Para Juliana Azevedo, mestre em Direitos Humanos pela Universidade Tiradentes (Unit), a violência obstétrica precisa ser compreendida como uma expressão de racismo. “Nos atendimentos de saúde, acredito que a violência obstétrica ou racismo obstétrico, como prefiro denominar, é a manifestação mais evidente entre as violações de direitos das gestantes. Mas existem ainda outras formas, como o racismo estrutural, religioso e até aquele mascarado em piadas ou brincadeiras”, explica.

Discriminação que interfere no diagnóstico e no tratamento

De acordo com Juliana, essa desigualdade nem sempre se mostra de forma clara, mas se insere em falhas que comprometem a vida das pacientes. “É preciso estar atento, porque muitas vezes a conduta discriminatória aparece disfarçada de descuido. A comunicação ríspida com pacientes e até suturas mal executadas em procedimentos cirúrgicos são exemplos disso”, afirma. Tais práticas, vistas por alguns como detalhes menores, podem agravar quadros clínicos e colocar em risco a saúde de mulheres negras.

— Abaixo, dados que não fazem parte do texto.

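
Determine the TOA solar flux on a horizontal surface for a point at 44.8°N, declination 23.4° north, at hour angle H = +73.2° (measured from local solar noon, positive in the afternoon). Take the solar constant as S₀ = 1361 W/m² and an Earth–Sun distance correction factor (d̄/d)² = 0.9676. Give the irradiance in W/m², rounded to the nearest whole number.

cos θ_z = sin(44.8°) sin(23.4°) + cos(44.8°) cos(23.4°) cos(73.20°) = 0.2798 + 0.1882 = 0.4680.
Top-of-atmosphere irradiance = S₀ (d̄/d)² cos θ_z = 1361 × 0.9676 × 0.4680 = 616.31 W/m².

616 W/m²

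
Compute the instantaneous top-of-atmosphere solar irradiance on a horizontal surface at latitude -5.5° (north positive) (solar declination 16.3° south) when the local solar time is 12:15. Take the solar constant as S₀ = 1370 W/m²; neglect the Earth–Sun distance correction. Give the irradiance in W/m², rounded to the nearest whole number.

Hour angle H = 15° × (12.25 − 12) = 3.75°.
cos θ_z = sin(-5.5°) sin(-16.3°) + cos(-5.5°) cos(-16.3°) cos(3.75°) = 0.0269 + 0.9533 = 0.9802.
Top-of-atmosphere irradiance = S₀ cos θ_z = 1370 × 0.9802 = 1342.87 W/m².

1343 W/m²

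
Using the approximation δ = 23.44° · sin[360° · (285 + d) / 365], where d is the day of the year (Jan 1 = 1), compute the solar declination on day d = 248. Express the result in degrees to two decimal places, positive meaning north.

+5.79°

360 × (285 + 248) / 365 = 525.699°; sin(525.699°) = 0.2470.
δ = 23.44 × 0.2470 = 5.790° ≈ +5.79°.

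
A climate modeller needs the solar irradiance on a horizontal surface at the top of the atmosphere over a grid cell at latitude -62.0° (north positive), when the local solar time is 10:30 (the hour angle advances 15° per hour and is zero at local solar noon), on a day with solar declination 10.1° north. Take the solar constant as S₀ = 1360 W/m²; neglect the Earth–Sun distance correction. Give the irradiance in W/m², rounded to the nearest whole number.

370 W/m²

Hour angle H = 15° × (10.5 − 12) = -22.50°.
cos θ_z = sin(-62.0°) sin(10.1°) + cos(-62.0°) cos(10.1°) cos(-22.50°) = -0.1548 + 0.4270 = 0.2722.
Top-of-atmosphere irradiance = S₀ cos θ_z = 1360 × 0.2722 = 370.19 W/m².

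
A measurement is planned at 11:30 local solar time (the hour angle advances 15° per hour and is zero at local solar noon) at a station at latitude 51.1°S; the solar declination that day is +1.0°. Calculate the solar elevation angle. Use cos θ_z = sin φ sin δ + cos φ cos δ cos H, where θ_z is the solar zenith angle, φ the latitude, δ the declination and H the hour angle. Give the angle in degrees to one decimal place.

37.5°

Hour angle H = 15° × (11.5 − 12) = -7.50°.
cos θ_z = sin φ sin δ + cos φ cos δ cos H = (-0.7782)(0.0175) + (0.6280)(0.9998)(0.9914) = 0.6089.
θ_z = arccos(0.6089) = 52.49°, so the elevation is 90° − 52.49° = 37.51°.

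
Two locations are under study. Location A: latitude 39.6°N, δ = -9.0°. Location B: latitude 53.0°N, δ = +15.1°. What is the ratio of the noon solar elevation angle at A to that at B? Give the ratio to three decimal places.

0.795

A: 90° − |39.6 − (-9.0)| = 41.40°.
B: 90° − |53.0 − (15.1)| = 52.10°.
Ratio A/B = 41.4000 / 52.1000 = 0.7946.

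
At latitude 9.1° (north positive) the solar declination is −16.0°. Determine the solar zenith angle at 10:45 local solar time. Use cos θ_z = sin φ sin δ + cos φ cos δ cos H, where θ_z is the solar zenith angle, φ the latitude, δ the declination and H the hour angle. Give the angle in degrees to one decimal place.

31.2°

Hour angle H = 15° × (10.75 − 12) = -18.75°.
cos θ_z = sin φ sin δ + cos φ cos δ cos H = (0.1582)(-0.2756) + (0.9874)(0.9613)(0.9469) = 0.8552.
θ_z = arccos(0.8552) = 31.22°.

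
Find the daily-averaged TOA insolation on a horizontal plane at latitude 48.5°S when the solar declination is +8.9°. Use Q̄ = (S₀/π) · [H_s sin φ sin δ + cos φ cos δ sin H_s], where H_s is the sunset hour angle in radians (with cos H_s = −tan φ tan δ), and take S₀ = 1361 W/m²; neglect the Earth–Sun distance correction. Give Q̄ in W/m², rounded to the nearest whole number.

209 W/m²

cos H_s = −tan(-48.5°) · tan(8.9°) = 0.1770, so H_s = arccos(0.1770) = 79.80°. In radians, H_s = 1.3928.
H_s sin φ sin δ = 1.3928 × -0.7490 × 0.1547 = -0.1614.
cos φ cos δ sin H_s = 0.6626 × 0.9880 × 0.9842 = 0.6443.
Q̄ = (1361/π) × (-0.1614 + 0.6443) = 433.22 × 0.4829 = 209.20 W/m².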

Os impactos do racismo institucional não se limitam ao corpo físico. Juliana destaca que a saúde emocional também é diretamente afetada. “Infecções decorrentes de procedimentos mal realizados e o surgimento de quadros depressivos, inclusive no pós-parto, estão entre os desdobramentos mais comuns. Quando falamos de mortalidade, as mulheres negras continuam liderando os índices. O caso de Alyne Pimentel, que morreu em função da negligência médica, se tornou emblemático e levou à primeira condenação internacional do Brasil nesse tema”, recorda.

Avanços jurídicos e desafios persistentes

Embora o racismo já seja crime, Juliana destaca que ainda não há mecanismos específicos para lidar com suas expressões no campo da saúde. “Alguns estados contam com leis sobre violência obstétrica, mas poucas contemplam a questão racial. Protocolos como o Julgamento com Perspectiva de Gênero e o Julgamento com Perspectiva Racial são iniciativas importantes, mas ainda insuficientes. Precisamos de legislações e ferramentas direcionadas especificamente para essas situações”, avalia.

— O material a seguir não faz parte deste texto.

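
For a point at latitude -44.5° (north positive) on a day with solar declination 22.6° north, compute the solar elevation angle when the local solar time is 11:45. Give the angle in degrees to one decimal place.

Hour angle H = 15° × (11.75 − 12) = -3.75°.
cos θ_z = sin(-44.5°) sin(22.6°) + cos(-44.5°) cos(22.6°) cos(-3.75°) = -0.2694 + 0.6571 = 0.3877.
θ_z = arccos(0.3877) = 67.19°, so the elevation is 90° − 67.19° = 22.81°.

22.8°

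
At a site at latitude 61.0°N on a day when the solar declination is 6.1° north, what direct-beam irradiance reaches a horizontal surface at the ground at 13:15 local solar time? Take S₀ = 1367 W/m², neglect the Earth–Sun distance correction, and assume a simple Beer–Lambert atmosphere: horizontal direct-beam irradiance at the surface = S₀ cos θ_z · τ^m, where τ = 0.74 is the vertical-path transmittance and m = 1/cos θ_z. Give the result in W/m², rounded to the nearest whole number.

Hour angle H = 15° × (13.25 − 12) = 18.75°.
With φ = 61.0°, δ = 6.1°, H = 18.75°: sin φ sin δ = 0.0929, cos φ cos δ cos H = 0.4565, so cos θ_z = 0.5494.
Air mass m = 1/cos θ_z = 1/0.5494 = 1.820; τ^m = 0.74^1.820 = 0.5781.
Surface direct beam = 1367 × 0.5494 × 0.5781 = 434.17 W/m².

434 W/m²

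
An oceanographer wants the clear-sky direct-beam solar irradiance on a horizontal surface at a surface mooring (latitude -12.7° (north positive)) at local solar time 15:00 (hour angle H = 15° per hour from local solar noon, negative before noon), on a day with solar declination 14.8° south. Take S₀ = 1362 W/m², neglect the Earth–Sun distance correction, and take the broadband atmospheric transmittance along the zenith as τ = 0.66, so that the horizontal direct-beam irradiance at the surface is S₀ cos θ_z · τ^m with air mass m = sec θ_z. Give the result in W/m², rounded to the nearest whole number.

554 W/m²

Hour angle H = 15° × (15 − 12) = 45.00°.
With φ = -12.7°, δ = -14.8°, H = 45.00°: sin φ sin δ = 0.0562, cos φ cos δ cos H = 0.6669, so cos θ_z = 0.7231.
Air mass m = 1/cos θ_z = 1/0.7231 = 1.383; τ^m = 0.66^1.383 = 0.5629.
Surface direct beam = 1362 × 0.7231 × 0.5629 = 554.38 W/m².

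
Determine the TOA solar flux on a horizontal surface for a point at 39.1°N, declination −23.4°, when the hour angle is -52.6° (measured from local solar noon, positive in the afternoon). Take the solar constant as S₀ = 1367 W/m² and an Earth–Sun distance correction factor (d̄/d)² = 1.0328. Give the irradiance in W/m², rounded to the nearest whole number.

257 W/m²

With φ = 39.1°, δ = -23.4°, H = -52.60°: sin φ sin δ = -0.2505, cos φ cos δ cos H = 0.4326, so cos θ_z = 0.1821.
Top-of-atmosphere irradiance = S₀ (d̄/d)² cos θ_z = 1367 × 1.0328 × 0.1821 = 257.10 W/m².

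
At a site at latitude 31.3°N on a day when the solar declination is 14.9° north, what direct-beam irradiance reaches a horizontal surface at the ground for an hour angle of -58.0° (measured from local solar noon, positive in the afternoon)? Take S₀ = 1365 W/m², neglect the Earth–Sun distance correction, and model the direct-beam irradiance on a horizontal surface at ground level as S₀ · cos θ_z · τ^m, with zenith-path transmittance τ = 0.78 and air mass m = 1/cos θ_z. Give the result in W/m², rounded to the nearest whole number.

With φ = 31.3°, δ = 14.9°, H = -58.00°: sin φ sin δ = 0.1336, cos φ cos δ cos H = 0.4376, so cos θ_z = 0.5712.
Air mass m = 1/cos θ_z = 1/0.5712 = 1.751; τ^m = 0.78^1.751 = 0.6472.
Surface direct beam = 1365 × 0.5712 × 0.6472 = 504.61 W/m².

505 W/m²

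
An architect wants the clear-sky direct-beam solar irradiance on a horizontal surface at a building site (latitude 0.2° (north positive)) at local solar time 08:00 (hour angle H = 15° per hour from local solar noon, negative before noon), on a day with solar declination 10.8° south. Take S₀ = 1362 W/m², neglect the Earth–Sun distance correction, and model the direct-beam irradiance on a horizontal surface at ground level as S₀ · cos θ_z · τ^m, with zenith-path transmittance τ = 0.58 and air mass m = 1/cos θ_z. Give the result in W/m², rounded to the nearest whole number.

Hour angle H = 15° × (8 − 12) = -60.00°.
cos θ_z = sin φ sin δ + cos φ cos δ cos H = (0.0035)(-0.1874) + (1.0000)(0.9823)(0.5000) = 0.4905.
Air mass m = 1/cos θ_z = 1/0.4905 = 2.039; τ^m = 0.58^2.039 = 0.3293.
Surface direct beam = 1362 × 0.4905 × 0.3293 = 219.99 W/m².

220 W/m²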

Na visão dela, a educação é um dos caminhos para reverter esse cenário. “Existe uma lacuna na integração entre Direito e Saúde na formação profissional. Há grande foco na técnica, mas pouco em Direitos Humanos. Defendo que essa disciplina seja obrigatória nos cursos da área da saúde. Sem essa base, dificilmente teremos profissionais preparados para enxergar o paciente além da doença”, argumenta.

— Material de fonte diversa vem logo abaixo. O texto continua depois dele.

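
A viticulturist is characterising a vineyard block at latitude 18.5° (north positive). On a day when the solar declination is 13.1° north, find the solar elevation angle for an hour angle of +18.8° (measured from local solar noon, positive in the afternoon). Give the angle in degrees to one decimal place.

71.1°

cos θ_z = sin φ sin δ + cos φ cos δ cos H = (0.3173)(0.2267) + (0.9483)(0.9740)(0.9466) = 0.9463.
θ_z = arccos(0.9463) = 18.86°, so the elevation is 90° − 18.86° = 71.14°.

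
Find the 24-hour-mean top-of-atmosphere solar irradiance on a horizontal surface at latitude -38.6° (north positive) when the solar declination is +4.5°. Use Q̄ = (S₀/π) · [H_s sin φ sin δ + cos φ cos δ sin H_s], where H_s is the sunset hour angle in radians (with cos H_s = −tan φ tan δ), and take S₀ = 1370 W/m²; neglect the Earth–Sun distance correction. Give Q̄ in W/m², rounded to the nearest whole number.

The sunset hour angle satisfies cos H_s = −tan φ tan δ = 0.0628, giving H_s = 86.40°. In radians, H_s = 1.5080.
H_s sin φ sin δ = 1.5080 × -0.6239 × 0.0785 = -0.0739.
cos φ cos δ sin H_s = 0.7815 × 0.9969 × 0.9980 = 0.7775.
Q̄ = (1370/π) × (-0.0739 + 0.7775) = 436.08 × 0.7036 = 306.83 W/m².

307 W/m²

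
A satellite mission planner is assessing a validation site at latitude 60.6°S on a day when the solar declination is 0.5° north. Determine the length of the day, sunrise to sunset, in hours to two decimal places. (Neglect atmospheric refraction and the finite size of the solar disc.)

11.88 hours

cos H_s = −tan(-60.6°) · tan(0.5°) = 0.0155, so H_s = arccos(0.0155) = 89.11°.
Day length = 2 H_s / 15° h⁻¹ = 178.22° / 15 = 11.881 h.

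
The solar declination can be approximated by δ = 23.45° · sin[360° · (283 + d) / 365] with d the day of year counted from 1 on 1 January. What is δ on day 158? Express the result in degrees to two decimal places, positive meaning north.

360 × (283 + 158) / 365 = 434.959°; sin(434.959°) = 0.9657.
δ = 23.45 × 0.9657 = 22.646° ≈ +22.65°.

+22.65°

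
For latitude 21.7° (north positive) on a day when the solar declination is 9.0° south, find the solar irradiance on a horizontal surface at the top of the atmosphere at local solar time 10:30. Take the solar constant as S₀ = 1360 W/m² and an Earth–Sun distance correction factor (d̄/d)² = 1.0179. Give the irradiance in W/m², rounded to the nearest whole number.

1094 W/m²

Hour angle H = 15° × (10.5 − 12) = -22.50°.
With φ = 21.7°, δ = -9.0°, H = -22.50°: sin φ sin δ = -0.0578, cos φ cos δ cos H = 0.8478, so cos θ_z = 0.7900.
Top-of-atmosphere irradiance = S₀ (d̄/d)² cos θ_z = 1360 × 1.0179 × 0.7900 = 1093.63 W/m².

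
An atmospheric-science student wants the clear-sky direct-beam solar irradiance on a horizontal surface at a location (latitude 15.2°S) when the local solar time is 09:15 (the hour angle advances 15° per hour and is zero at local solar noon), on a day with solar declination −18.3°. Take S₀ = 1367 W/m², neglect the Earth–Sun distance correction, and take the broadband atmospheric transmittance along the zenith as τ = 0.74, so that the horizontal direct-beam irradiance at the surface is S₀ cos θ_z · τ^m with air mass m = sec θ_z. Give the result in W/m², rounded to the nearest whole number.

Hour angle H = 15° × (9.25 − 12) = -41.25°.
cos θ_z = sin φ sin δ + cos φ cos δ cos H = (-0.2622)(-0.3140) + (0.9650)(0.9494)(0.7518) = 0.7711.
Air mass m = 1/cos θ_z = 1/0.7711 = 1.297; τ^m = 0.74^1.297 = 0.6767.
Surface direct beam = 1367 × 0.7711 × 0.6767 = 713.31 W/m².

713 W/m²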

Orientações para enfrentar situações de racismo

Diante de episódios de maus-tratos ou discriminação, Juliana recomenda que mulheres negras busquem alternativas. “Se for possível, é importante procurar outra unidade de saúde, além de recorrer à Defensoria Pública ou a advogados para ingressar com ações judiciais. O acompanhamento psicológico também é essencial, pois muitas vezes a violência física e a psicológica acontecem juntas”, orienta.

Ela acrescenta que iniciativas recentes têm apontado para avanços. Entre elas, o Projeto Nexo Governamental, da Universidade Federal de São Paulo, que prepara uma proposta de lei nacional contra a violência obstétrica, incluindo o racismo como agravante. Em Sergipe, a Lei Estadual de Enfrentamento à Violência Obstétrica, sancionada em 2025, também representa um marco. “Vale citar ainda a atuação da deputada Linda Brasil em defesa da saúde materna e os trabalhos da Comissão de Igualdade Racial da OAB-SE, que têm ajudado a dar visibilidade a esse problema”, completa.

Uma questão de sobrevivência

A persistência da mortalidade materna entre mulheres negras evidencia a desigualdade racial no acesso à saúde. Falta de acolhimento, negligência e preconceito seguem comprometendo o direito à vida dessas mulheres. Para Juliana, superar esse cenário exige mudanças profundas em leis, políticas públicas e na formação profissional. “Cada vez mais se discute gênero e raça, e esse debate é essencial. Precisamos de legislações e práticas que contemplem os dois fatores de forma integrada. Só assim poderemos garantir que mulheres negras deixem de morrer por racismo dentro das instituições de saúde”, conclui.